La hipótesis más reciente sobre el misterio de Emanuela la ofrecía el pasado año el periodista Emiliano Fittipaldi – acusado y absuelto en el caso Vatileaks II, la masiva filtración de documentos reservados de la Santa Sede – con la publicación de un documento inédito que sugería que la joven había sido escondida durante años en un convento en Inglaterra. El documento reflejaba la contabilidad de los gastos asumidos por el Vaticano para mantener a la joven lejos de Roma al menos hasta 2007. El portavoz vaticano se apresuró a calificar las insinuaciones de ridículas, aunque no fuera la primera vez que se especulaba con la posibilidad de que Emanuela hubiese sido trasladada fuera de Italia tras su desaparición. Otra pista que no condujo a ninguna parte.

Como tampoco lo han hecho, de momento, los huesos hallados en Villa Giorgina. Está comprobado que no corresponden a la época en que desaparecieron las chicas, sino a la década de los 60, pero unos huesos escondidos siempre conducen a algo, especialmente en estos tiempos de avances científicos sin precedentes. Y lo que estos huesos dicen es que podrían ser los de la esposa de un vigilante de la nunciatura, desaparecida misteriosamente a principios de los 60. Una historia que todavía se recuerda y sobre la que también hubo, en su día, ciertas especulaciones. El vigilante y su esposa vivían en las dependencias de villa Giorgina, donde el matrimonio no tenía precisamente fama de llevarse bien. Solían escucharse continuas discusiones y peleas, hasta que un día la mujer desapareció. El marido explicó a todos que su esposa lo había abandonado y a nadie pareció extrañarle que se marchara. Sí que nadie volviera jamás a verla, pero aquellos eran otros tiempos.

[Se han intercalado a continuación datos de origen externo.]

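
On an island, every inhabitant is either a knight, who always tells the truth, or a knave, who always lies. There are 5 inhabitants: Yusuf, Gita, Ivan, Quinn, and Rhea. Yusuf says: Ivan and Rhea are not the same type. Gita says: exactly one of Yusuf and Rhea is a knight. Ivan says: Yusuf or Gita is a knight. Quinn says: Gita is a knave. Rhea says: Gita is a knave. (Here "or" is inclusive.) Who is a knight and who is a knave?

Suppose Yusuf is a knave. Then Yusuf's statement "Ivan and Rhea are not the same type" would have to be false. Checking the 16 ways to assign the others, none is consistent with every speaker.
(For instance, with Gita=knight, Ivan=knight, Quinn=knave, Rhea=knave, Yusuf's claim "Ivan and Rhea are not the same type" comes out true where it would need to be false.)
So Yusuf must be a knight, making "Ivan and Rhea are not the same type" true. Taking Yusuf=knight, Gita=knight, Ivan=knight, Quinn=knave, Rhea=knave, each remaining statement checks out:
  Gita (knight): "exactly one of Yusuf and Rhea is a knight" — true. ✓
  Ivan (knight): "Yusuf or Gita is a knight" — true. ✓
  Quinn (knave): "Gita is a knave" — false. ✓
  Rhea (knave): "Gita is a knave" — false. ✓
This is the unique consistent assignment.

Knights: Yusuf, Gita, and Ivan. Knaves: Quinn and Rhea.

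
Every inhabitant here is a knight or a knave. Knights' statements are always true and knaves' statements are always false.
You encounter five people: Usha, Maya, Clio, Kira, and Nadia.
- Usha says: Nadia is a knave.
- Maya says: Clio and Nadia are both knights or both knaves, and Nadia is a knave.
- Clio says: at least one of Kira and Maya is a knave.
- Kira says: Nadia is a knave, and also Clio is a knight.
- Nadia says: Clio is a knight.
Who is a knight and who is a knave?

Knights: Clio and Nadia. Knaves: Usha, Maya, and Kira.

As a knave, Usha's statement "Nadia is a knave" should be False; it is.
Maya is a knave, and the claim "Clio and Nadia are both knights or both knaves, and Nadia is a knave" is indeed False.
Since Clio is a knight, "at least one of Kira and Maya is a knave" needs to be True, which holds.
As a knave, Kira's statement "Nadia is a knave, and also Clio is a knight" should be False; it is.
Nadia is a knight, and the claim "Clio is a knight" is indeed True.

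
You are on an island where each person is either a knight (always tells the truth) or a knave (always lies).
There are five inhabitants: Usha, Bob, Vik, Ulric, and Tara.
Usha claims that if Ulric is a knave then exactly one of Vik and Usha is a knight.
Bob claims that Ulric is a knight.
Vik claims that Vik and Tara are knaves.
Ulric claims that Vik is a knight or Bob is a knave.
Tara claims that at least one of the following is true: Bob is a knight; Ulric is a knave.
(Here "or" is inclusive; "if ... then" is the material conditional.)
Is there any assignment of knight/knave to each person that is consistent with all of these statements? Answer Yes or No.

No

Checking all 32 assignments, each has at least one speaker whose statement's truth value contradicts their type.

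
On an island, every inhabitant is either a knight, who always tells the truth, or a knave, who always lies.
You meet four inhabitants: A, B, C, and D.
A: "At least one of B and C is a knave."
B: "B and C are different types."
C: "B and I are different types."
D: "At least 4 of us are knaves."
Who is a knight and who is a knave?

Suppose A is a knave. Then A's statement "at least one of B and C is a knave" would have to be false. Checking the 8 ways to assign the others, none is consistent with every speaker.
(For instance, with B=knave, C=knave, D=knave, A's claim "at least one of B and C is a knave" comes out true where it would need to be false.)
So A must be a knight, making "at least one of B and C is a knave" true. Taking A=knight, B=knave, C=knave, D=knave, each remaining statement checks out:
  B (knave): "B and C are different types" — false. ✓
  C (knave): "B and I are different types" — false. ✓
  D (knave): "at least 4 of us are knaves" — false. ✓
This is the unique consistent assignment.

Knights: A. Knaves: B, C, and D.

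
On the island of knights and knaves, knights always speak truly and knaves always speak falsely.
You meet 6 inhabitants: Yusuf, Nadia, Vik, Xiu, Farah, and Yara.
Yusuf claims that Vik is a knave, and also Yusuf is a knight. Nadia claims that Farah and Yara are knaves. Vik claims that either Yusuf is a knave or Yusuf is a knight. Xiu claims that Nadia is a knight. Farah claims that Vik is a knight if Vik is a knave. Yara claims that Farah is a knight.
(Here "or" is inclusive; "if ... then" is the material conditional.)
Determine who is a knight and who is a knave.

Yusuf is a knave, so "Vik is a knave, and also Yusuf is a knight" must be False — and it is.
Nadia is a knave, and the claim "Farah and Yara are knaves" is indeed False.
Vik is a knight, so "either Yusuf is a knave or Yusuf is a knight" must be true — and it is.
As a knave, Xiu's statement "Nadia is a knight" should be False; it is.
Farah (knight): "Vik is a knight if Vik is a knave" — true. ✓
Yara is a knight, and the claim "Farah is a knight" is indeed true.

Knights: Vik, Farah, and Yara. Knaves: Yusuf, Nadia, and Xiu.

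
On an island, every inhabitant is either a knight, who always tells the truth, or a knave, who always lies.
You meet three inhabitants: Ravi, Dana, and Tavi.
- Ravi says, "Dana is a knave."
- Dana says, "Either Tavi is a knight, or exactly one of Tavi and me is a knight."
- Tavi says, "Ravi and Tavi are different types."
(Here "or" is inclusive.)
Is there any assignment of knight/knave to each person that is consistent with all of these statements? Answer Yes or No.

Yes

One consistent assignment: Ravi=knave, Dana=knight, Tavi=knight.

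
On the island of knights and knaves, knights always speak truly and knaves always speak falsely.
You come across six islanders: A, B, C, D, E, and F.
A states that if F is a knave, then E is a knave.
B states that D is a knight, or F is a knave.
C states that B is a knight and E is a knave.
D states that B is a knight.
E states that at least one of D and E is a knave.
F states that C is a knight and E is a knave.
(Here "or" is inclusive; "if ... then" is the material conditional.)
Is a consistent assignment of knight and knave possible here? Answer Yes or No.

No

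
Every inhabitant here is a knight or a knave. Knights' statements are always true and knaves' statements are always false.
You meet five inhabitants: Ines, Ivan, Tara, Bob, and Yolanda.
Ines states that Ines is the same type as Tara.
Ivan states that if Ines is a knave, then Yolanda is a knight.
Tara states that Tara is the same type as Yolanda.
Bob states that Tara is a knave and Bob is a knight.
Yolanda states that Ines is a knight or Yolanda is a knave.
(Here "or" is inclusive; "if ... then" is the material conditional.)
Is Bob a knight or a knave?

Bob is a knave.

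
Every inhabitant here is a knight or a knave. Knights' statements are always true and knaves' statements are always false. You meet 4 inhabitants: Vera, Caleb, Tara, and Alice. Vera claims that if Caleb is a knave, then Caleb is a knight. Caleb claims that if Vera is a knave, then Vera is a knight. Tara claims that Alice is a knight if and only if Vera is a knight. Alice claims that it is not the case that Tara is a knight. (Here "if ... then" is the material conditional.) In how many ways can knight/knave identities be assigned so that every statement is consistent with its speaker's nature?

2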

Ahora, todo parece indicar que el esqueleto sea el de su mujer y la policía científica está trabajando para resolver este otro misterio al que, sin embargo, nadie había hecho mucho caso. Y puede que incluso lleve más lejos. El ex magistrado Ilario Martella se pregunta ahora, tantos años después de la desaparición de las chicas en 1983, si ese mismo vigilante pudo tener algo que ver también en ello. Ya jubilado, Martella sugiere a quienes se encargan ahora del caso que investiguen a los encargados del edificio donde han sido hallados los restos. El fiscal jefe de Roma, Giuseppe Pignatone, parece estar de acuerdo y centra sus sospechas sobre el citado vigilante de la nunciatura – al que todos se referían como un “tipo peculiar” -, que seguía trabajando allí en la época de la desaparición de Mirella y Emanuela. Sería un final sorprendentemente “sencillo” para un caso sobre el que se han dado tantas y tan enrevesadas vueltas.